- Three Bells – Ty Segall
- 26 Gennaio 2024
- Drag City Inc.
Sembrano ormai lontani anni luce gli esordi garage, con lunghe e ripetute schitarrate rumorose. L’evoluzione verso un rock alternativo sofisticato, notevolmente influenzato dalla psichedelia di beatlesiana memoria, trova pieno compimento in “Three Bells”, un album maturo, completo che consacra una carriera già lunga di un artista non propriamente veterano, ma ormai tra i più influenti della scena alternative. Ty Segall è l’emblema di come un artista possa progredire nel tempo continuando a divertirsi: il suo essere scanzonato dei primi album non si è perso, ha subito una trasformazione, elevandosi ad un livello più alto, non per forza migliore, ma di certo a più ampio spettro.
Se già con i precedenti “Hello, Hi” e “Harmonizer” era facile notare una svolta sonora, quest’ultima opera segna un confine netto con ciò che è venuto prima, alzando notevolmente l’asticella per le produzioni future. Già con i tre singoli “Void”, con un’apertura degna di Steven Wilson, delle dissonanze alla Primus ed una totale rottura intorno alla metà, con echi alla Jethro Tull, l’acida “Eggman” e la beatlesiana “My Room”, si capisce la complessità dell’album e lo stravolgimento del sound precedente.
Sono ben quindici i brani per più di un’ora di musica, aperti dalla dolcezza iniziale di “The Bell” e conclusi dalla più enigmatica “What We Can Do”, dove l’eco psych sixties è veramente preponderante.
Veramente molte le perle di quest’album, a partire dalla più acida “I Hear”, con schitarrate dissonanti che si amalgamano al ritmo cadenzato si fondo, quasi un omaggio a Bowie, così come “My Best Friend”, dove il falsetto del poliedrico artista statunitense si frappone alla durezza delle chitarre.
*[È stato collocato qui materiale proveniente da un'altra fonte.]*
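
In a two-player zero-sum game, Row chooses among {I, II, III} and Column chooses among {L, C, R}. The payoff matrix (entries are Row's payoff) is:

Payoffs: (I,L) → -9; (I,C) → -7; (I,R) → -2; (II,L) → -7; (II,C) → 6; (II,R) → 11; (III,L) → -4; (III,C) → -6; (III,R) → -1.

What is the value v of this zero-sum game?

-22/5

Row minima: I → -9, II → -7, III → -6; maximin = -6.
Column maxima: L → -4, C → 6, R → 11; minimax = -4.
-6 ≠ -4, so there is no saddle point; optimal play is mixed.
I is strictly dominated by II, so Row never plays it.
R is strictly dominated by L (it gives Row strictly more in every row), so Column never plays it.
On the remaining 2×2 (II, III vs L, C):
Let Row play II with probability p. Expected payoff against L: (-7)p + (-4)(1−p) = −3p − 4; against C: 6p + (-6)(1−p) = 12p − 6.
Setting these equal: −3p − 4 = 12p − 6 ⇒ −15p = -2 ⇒ p = 2/15, and the value is (-3)·(2/15) − 4 = -22/5.
For Column: with q = P(L), equating II's and III's payoffs gives −13q + 6 = 2q − 6 ⇒ q = 4/5.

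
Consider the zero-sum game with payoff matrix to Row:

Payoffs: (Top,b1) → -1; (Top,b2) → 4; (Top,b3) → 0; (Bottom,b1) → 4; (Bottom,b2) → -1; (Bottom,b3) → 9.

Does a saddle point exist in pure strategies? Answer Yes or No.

Row minima: Top → -1, Bottom → -1; maximin = -1.
Column maxima: b1 → 4, b2 → 4, b3 → 9; minimax = 4.
-1 ≠ 4, so no pure-strategy equilibrium exists.

No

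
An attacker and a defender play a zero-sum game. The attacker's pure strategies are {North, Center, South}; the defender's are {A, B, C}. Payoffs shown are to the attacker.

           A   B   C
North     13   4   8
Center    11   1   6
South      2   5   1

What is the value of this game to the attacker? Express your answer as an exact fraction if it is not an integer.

Row minima: North → 4, Center → 1, South → 1; maximin = 4.
Column maxima: A → 13, B → 5, C → 8; minimax = 5.
4 ≠ 5, so there is no saddle point; optimal play is mixed.
Center is strictly dominated by North, so the attacker never plays it.
A is strictly dominated by C (it gives the attacker strictly more in every row), so the defender never plays it.
On the remaining 2×2 (North, South vs B, C):
Let the attacker play North with probability p. Expected payoff against B: 4p + 5(1−p) = −p + 5; against C: 8p + 1(1−p) = 7p + 1.
Setting these equal: −p + 5 = 7p + 1 ⇒ −8p = -4 ⇒ p = 1/2, and the value is (-1)·(1/2) + 5 = 9/2.
For the defender: with q = P(B), equating North's and South's payoffs gives −4q + 8 = 4q + 1 ⇒ q = 7/8.

9/2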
Degna di nota anche “Reflections”, la più ancorata al precedente post-punk, con un cantato influenzato nuovamente da McCartney e soci.
Circa a metà si arriva però al capolavoro, che si distacca da tutti gli altri pezzi, con una struttura blues, sempre di stampo psichedelico, che però sfocia nel new prog, dove emerge la splendida voce di Denée, consorte del musicista. Poco più di tre minuti sperimentali, ma in nessun tratto noiosi. L’album varrebbe l’ascolto anche solo per questo brano.
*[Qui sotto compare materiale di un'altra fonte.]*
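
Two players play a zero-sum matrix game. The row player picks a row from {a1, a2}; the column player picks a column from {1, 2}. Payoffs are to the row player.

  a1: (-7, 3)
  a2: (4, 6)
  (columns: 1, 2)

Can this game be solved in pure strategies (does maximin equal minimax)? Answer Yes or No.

Yes

Row minima: a1 → -7, a2 → 4; maximin = 4.
Column maxima: 1 → 4, 2 → 6; minimax = 4.
maximin = minimax = 4, so a saddle point exists.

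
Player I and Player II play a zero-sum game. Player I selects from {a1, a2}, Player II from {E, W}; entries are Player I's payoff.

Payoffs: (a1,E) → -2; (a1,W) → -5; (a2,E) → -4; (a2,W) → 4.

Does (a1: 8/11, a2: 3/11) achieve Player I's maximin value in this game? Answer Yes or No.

Against E this mix gives (8/11)·(-2) + (3/11)·(-4) = -28/11.
Against W this mix gives (8/11)·(-5) + (3/11)·4 = -28/11.
All of Player II's active replies (E, W) yield -28/11, and no column does worse for Player I. The mix makes Player II indifferent and guarantees -28/11, so it is optimal.

Yes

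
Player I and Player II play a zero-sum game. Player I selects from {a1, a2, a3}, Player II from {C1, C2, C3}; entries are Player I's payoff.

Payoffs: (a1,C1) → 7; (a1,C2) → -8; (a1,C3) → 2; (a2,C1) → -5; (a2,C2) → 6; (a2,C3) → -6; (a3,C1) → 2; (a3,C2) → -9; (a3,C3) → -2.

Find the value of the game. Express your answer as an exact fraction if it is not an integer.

-18/11

Row minima: a1 → -8, a2 → -6, a3 → -9; maximin = -6.
Column maxima: C1 → 7, C2 → 6, C3 → 2; minimax = 2.
-6 ≠ 2, so there is no saddle point; optimal play is mixed.
a3 is strictly dominated by a1, so Player I never plays it.
C1 is strictly dominated by C3 (it gives Player I strictly more in every row), so Player II never plays it.
On the remaining 2×2 (a1, a2 vs C2, C3):
Let Player I play a1 with probability p. Expected payoff against C2: (-8)p + 6(1−p) = −14p + 6; against C3: 2p + (-6)(1−p) = 8p − 6.
Setting these equal: −14p + 6 = 8p − 6 ⇒ −22p = -12 ⇒ p = 6/11, and the value is (-14)·(6/11) + 6 = -18/11.
For Player II: with q = P(C2), equating a1's and a2's payoffs gives −10q + 2 = 12q − 6 ⇒ q = 4/11.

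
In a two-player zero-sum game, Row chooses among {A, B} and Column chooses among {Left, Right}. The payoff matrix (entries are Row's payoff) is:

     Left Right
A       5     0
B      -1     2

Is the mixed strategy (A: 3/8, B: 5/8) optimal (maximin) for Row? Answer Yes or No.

Against Left this mix gives (3/8)·5 + (5/8)·(-1) = 5/4.
Against Right this mix gives (3/8)·0 + (5/8)·2 = 5/4.
All of Column's active replies (Left, Right) yield 5/4, and no column does worse for Row. The mix makes Column indifferent and guarantees 5/4, so it is optimal.

Yes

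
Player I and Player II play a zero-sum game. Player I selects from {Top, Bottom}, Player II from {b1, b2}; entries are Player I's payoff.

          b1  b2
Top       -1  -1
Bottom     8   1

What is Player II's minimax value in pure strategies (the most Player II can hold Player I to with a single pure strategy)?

Column maxima: b1 → 8, b2 → 1.
The smallest of these is 1.

1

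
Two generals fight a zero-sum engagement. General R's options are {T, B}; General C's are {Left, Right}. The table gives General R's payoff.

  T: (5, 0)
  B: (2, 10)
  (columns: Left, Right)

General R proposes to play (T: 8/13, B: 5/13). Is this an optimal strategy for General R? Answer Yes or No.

Yes

Against Left this mix gives (8/13)·5 + (5/13)·2 = 50/13.
Against Right this mix gives (8/13)·0 + (5/13)·10 = 50/13.
All of General C's active replies (Left, Right) yield 50/13, and no column does worse for General R. The mix makes General C indifferent and guarantees 50/13, so it is optimal.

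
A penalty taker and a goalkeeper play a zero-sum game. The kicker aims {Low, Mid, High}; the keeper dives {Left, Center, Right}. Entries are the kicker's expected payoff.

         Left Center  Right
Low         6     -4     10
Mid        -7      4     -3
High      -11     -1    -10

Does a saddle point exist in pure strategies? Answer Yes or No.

No

Row minima: Low → -4, Mid → -7, High → -11; maximin = -4.
Column maxima: Left → 6, Center → 4, Right → 10; minimax = 4.
-4 ≠ 4, so no pure-strategy equilibrium exists.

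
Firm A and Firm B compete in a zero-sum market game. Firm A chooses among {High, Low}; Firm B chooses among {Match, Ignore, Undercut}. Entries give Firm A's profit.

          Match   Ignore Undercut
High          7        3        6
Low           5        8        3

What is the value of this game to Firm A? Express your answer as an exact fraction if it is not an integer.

Row minima: High → 3, Low → 3; maximin = 3.
Column maxima: Match → 7, Ignore → 8, Undercut → 6; minimax = 6.
3 ≠ 6, so there is no saddle point; optimal play is mixed.
Match is strictly dominated by Undercut (it gives Firm A strictly more in every row), so Firm B never plays it.
On the remaining 2×2 (High, Low vs Ignore, Undercut):
Let Firm A play High with probability p. Expected payoff against Ignore: 3p + 8(1−p) = −5p + 8; against Undercut: 6p + 3(1−p) = 3p + 3.
Setting these equal: −5p + 8 = 3p + 3 ⇒ −8p = -5 ⇒ p = 5/8, and the value is (-5)·(5/8) + 8 = 39/8.
For Firm B: with q = P(Ignore), equating High's and Low's payoffs gives −3q + 6 = 5q + 3 ⇒ q = 3/8.

39/8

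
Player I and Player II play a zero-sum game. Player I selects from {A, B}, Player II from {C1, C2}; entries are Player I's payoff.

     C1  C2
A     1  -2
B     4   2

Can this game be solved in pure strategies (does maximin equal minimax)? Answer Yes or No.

Row minima: A → -2, B → 2; maximin = 2.
Column maxima: C1 → 4, C2 → 2; minimax = 2.
maximin = minimax = 2, so a saddle point exists.

Yes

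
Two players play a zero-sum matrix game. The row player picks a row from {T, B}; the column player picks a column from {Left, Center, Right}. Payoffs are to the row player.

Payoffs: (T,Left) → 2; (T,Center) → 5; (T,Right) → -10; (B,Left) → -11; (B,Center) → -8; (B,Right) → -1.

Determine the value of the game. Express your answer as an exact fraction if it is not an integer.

Row minima: T → -10, B → -11; maximin = -10.
Column maxima: Left → 2, Center → 5, Right → -1; minimax = -1.
-10 ≠ -1, so there is no saddle point; optimal play is mixed.
Center is strictly dominated by Left (it gives the row player strictly more in every row), so the column player never plays it.
On the remaining 2×2 (T, B vs Left, Right):
Let the row player play T with probability p. Expected payoff against Left: 2p + (-11)(1−p) = 13p − 11; against Right: (-10)p + (-1)(1−p) = −9p − 1.
Setting these equal: 13p − 11 = −9p − 1 ⇒ 22p = 10 ⇒ p = 5/11, and the value is (13)·(5/11) − 11 = -56/11.
For the column player: with q = P(Left), equating T's and B's payoffs gives 12q − 10 = −10q − 1 ⇒ q = 9/22.

-56/11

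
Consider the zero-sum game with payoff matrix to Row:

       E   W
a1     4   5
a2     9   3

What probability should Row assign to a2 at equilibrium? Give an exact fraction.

1/7

Row minima: a1 → 4, a2 → 3; maximin = 4.
Column maxima: E → 9, W → 5; minimax = 5.
4 ≠ 5, so there is no saddle point; optimal play is mixed.
Let Row play a1 with probability p. Expected payoff against E: 4p + 9(1−p) = −5p + 9; against W: 5p + 3(1−p) = 2p + 3.
Setting these equal: −5p + 9 = 2p + 3 ⇒ −7p = -6 ⇒ p = 6/7, and the value is (-5)·(6/7) + 9 = 33/7.
For Column: with q = P(E), equating a1's and a2's payoffs gives −q + 5 = 6q + 3 ⇒ q = 2/7.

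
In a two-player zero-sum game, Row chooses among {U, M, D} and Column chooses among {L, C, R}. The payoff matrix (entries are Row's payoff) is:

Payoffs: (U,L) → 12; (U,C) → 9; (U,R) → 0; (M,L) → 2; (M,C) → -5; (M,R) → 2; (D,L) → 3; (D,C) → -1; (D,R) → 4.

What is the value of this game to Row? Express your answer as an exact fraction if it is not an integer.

Row minima: U → 0, M → -5, D → -1; maximin = 0.
Column maxima: L → 12, C → 9, R → 4; minimax = 4.
0 ≠ 4, so there is no saddle point; optimal play is mixed.
M is strictly dominated by D, so Row never plays it.
L is strictly dominated by C (it gives Row strictly more in every row), so Column never plays it.
On the remaining 2×2 (U, D vs C, R):
Let Row play U with probability p. Expected payoff against C: 9p + (-1)(1−p) = 10p − 1; against R: 0p + 4(1−p) = −4p + 4.
Setting these equal: 10p − 1 = −4p + 4 ⇒ 14p = 5 ⇒ p = 5/14, and the value is (10)·(5/14) − 1 = 18/7.
For Column: with q = P(C), equating U's and D's payoffs gives 9q = −5q + 4 ⇒ q = 2/7.

18/7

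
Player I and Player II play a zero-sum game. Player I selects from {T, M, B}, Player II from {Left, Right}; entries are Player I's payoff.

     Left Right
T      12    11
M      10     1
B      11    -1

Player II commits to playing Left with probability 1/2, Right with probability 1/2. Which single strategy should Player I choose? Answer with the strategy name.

Expected payoff of T: (1/2)·12 + (1/2)·11 = 23/2.
Expected payoff of M: (1/2)·10 + (1/2)·1 = 11/2.
Expected payoff of B: (1/2)·11 + (1/2)·(-1) = 5.
The largest is 23/2, so Player I's best response is T.

T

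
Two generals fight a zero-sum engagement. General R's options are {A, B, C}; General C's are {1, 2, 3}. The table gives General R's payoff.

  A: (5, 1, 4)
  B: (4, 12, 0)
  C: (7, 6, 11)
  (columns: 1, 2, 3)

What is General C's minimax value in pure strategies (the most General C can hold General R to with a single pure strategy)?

Column maxima: 1 → 7, 2 → 12, 3 → 11.
The smallest of these is 7.

7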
Più intricata e cupa, ma altrettanto armoniosa, “Watcher”, nella quale Ty Segall si erge a “osservatore, assassino della memoria”. Ma le vette più alte vengono toccate nuovamente con “Repetition”, ossessiva nella musica e nel testo quanto mai “ripetitivo”, e dalla successiva “To You”, dove la psichedelia raggiunge l’apice e tocca nuovamente il progressive rock, accompagnata da un testo teoricamente semplice, ma contorto nella pratica. Altro passaggio perfetto di un album che sfiora l’eccellenza.
Più semplice “Wait”, calma e distesa fino al primo minuto per poi lasciar spazio nuovamente ad un post-punk, che strizza l’occhio nuovamente al Duca Bianco.
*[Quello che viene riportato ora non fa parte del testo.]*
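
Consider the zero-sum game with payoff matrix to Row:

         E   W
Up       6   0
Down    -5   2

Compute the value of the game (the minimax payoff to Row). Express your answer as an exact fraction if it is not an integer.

Row minima: Up → 0, Down → -5; maximin = 0.
Column maxima: E → 6, W → 2; minimax = 2.
0 ≠ 2, so there is no saddle point; optimal play is mixed.
Let Row play Up with probability p. Expected payoff against E: 6p + (-5)(1−p) = 11p − 5; against W: 0p + 2(1−p) = −2p + 2.
Setting these equal: 11p − 5 = −2p + 2 ⇒ 13p = 7 ⇒ p = 7/13, and the value is (11)·(7/13) − 5 = 12/13.
For Column: with q = P(E), equating Up's and Down's payoffs gives 6q = −7q + 2 ⇒ q = 2/13.

12/13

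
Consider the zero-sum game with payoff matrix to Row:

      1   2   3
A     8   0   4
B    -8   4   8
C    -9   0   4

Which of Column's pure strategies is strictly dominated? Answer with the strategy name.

3

2 holds Row's payoff strictly below 3 in every row: 0 < 4, 4 < 8, 0 < 4.
So 3 is strictly dominated for Column.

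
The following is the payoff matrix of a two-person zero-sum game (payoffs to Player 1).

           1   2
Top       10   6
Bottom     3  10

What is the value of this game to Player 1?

82/11

Row minima: Top → 6, Bottom → 3; maximin = 6.
Column maxima: 1 → 10, 2 → 10; minimax = 10.
6 ≠ 10, so there is no saddle point; optimal play is mixed.
Let Player 1 play Top with probability p. Expected payoff against 1: 10p + 3(1−p) = 7p + 3; against 2: 6p + 10(1−p) = −4p + 10.
Setting these equal: 7p + 3 = −4p + 10 ⇒ 11p = 7 ⇒ p = 7/11, and the value is (7)·(7/11) + 3 = 82/11.
For Player 2: with q = P(1), equating Top's and Bottom's payoffs gives 4q + 6 = −7q + 10 ⇒ q = 4/11.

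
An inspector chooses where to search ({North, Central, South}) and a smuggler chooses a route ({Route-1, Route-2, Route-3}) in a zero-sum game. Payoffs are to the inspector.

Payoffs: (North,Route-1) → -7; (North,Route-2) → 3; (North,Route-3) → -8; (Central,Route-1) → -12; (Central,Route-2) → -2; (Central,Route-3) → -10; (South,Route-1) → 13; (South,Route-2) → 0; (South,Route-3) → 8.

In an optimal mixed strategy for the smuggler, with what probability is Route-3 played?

Row minima: North → -8, Central → -12, South → 0; maximin = 0.
Column maxima: Route-1 → 13, Route-2 → 3, Route-3 → 8; minimax = 3.
0 ≠ 3, so there is no saddle point; optimal play is mixed.
Central is strictly dominated by North, so the inspector never plays it.
With Central eliminated, Route-1 is strictly dominated by Route-3 (it gives the inspector strictly more in every remaining row), so the smuggler never plays it.
On the remaining 2×2 (North, South vs Route-2, Route-3):
Let the inspector play North with probability p. Expected payoff against Route-2: 3p + 0(1−p) = 3p; against Route-3: (-8)p + 8(1−p) = −16p + 8.
Setting these equal: 3p = −16p + 8 ⇒ 19p = 8 ⇒ p = 8/19, and the value is (3)·(8/19) = 24/19.
For the smuggler: with q = P(Route-2), equating North's and South's payoffs gives 11q − 8 = −8q + 8 ⇒ q = 16/19.

3/19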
La semplicità del testo della canzone dedicata alla moglie (con la semplice ripetizione del titolo, nonché nome della donna, per tutta la durata della traccia) non trova conferma nella musica e nella struttura, composta per gran parte del tempo da una jam di pregevole fattura. Una lettera d’amore quanto meno atipica, ma di sicuro apprezzata.
Si apre quindi definitivamente un nuovo capitolo della carriera del quasi quarantenne americano, in un percorso costellato da molti alti e pochi scivoloni. Ad un passo dalla perfezione, nella speranza che il prossimo step ci stupirà ancora di più.